Value and Color Relationship

Camp Lucy Chapel    8x10   oil


















This was done on a Saturday morning paintout with my new friends in Plein Air Austin.  I've been meaning to get together with them for way too long.  I joined the group, and checked off one of my painting "to do's" for this year.  There are some terrific painters in the group, and it's a great inspiration for me to go out and paint with them.  Major thanks to our president, Johnnie Sielbeck, for all of her hard and faithful work to organize and schedule our painting locations. This was a gorgeous spot, named Camp Lucy, in the Hill Country just outside of Dripping Springs on a road that I often scour for painting sites.

While I'm setting up to paint I try to remind myself that I'm not there to create a finished painting, but to capture the essence of what's moving me to paint at the moment.  It helps me to focus on accomplishing something other than recording the "thing" in front of me.  For me, the subject is not the thing. It's the light, the mood, the feeling of the moment.  My best chance of getting some of that into my work comes as I make the conscious mind-switch to see the simple shape, value, color and edge relationships.  In this one, I was trying to give special attention to the arrangement of shapes with right values.  I've found that if I can get the values right, and simplify their design, I can more effectively bring out a nice color harmony.
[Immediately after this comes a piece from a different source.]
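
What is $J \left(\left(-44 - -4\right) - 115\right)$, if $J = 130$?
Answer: $-20150$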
Since color can be broken down into value, hue, and saturation, by first getting the value relationships right (light to shade) I can then work with the questions of "what kind of red, or blue or yellow is this?", "is this color warmer or cooler compared to that other one?" The fun is when you start seeing, on your canvas, how beautiful the colors can be together when their brought into a proper relationship.  When I look at my little study, I can recall the feeling of that crisp, sunny morning.  I was encouraged by this one  to try another study of a new subject, the next morning.  I'll probably show that one to you, soon.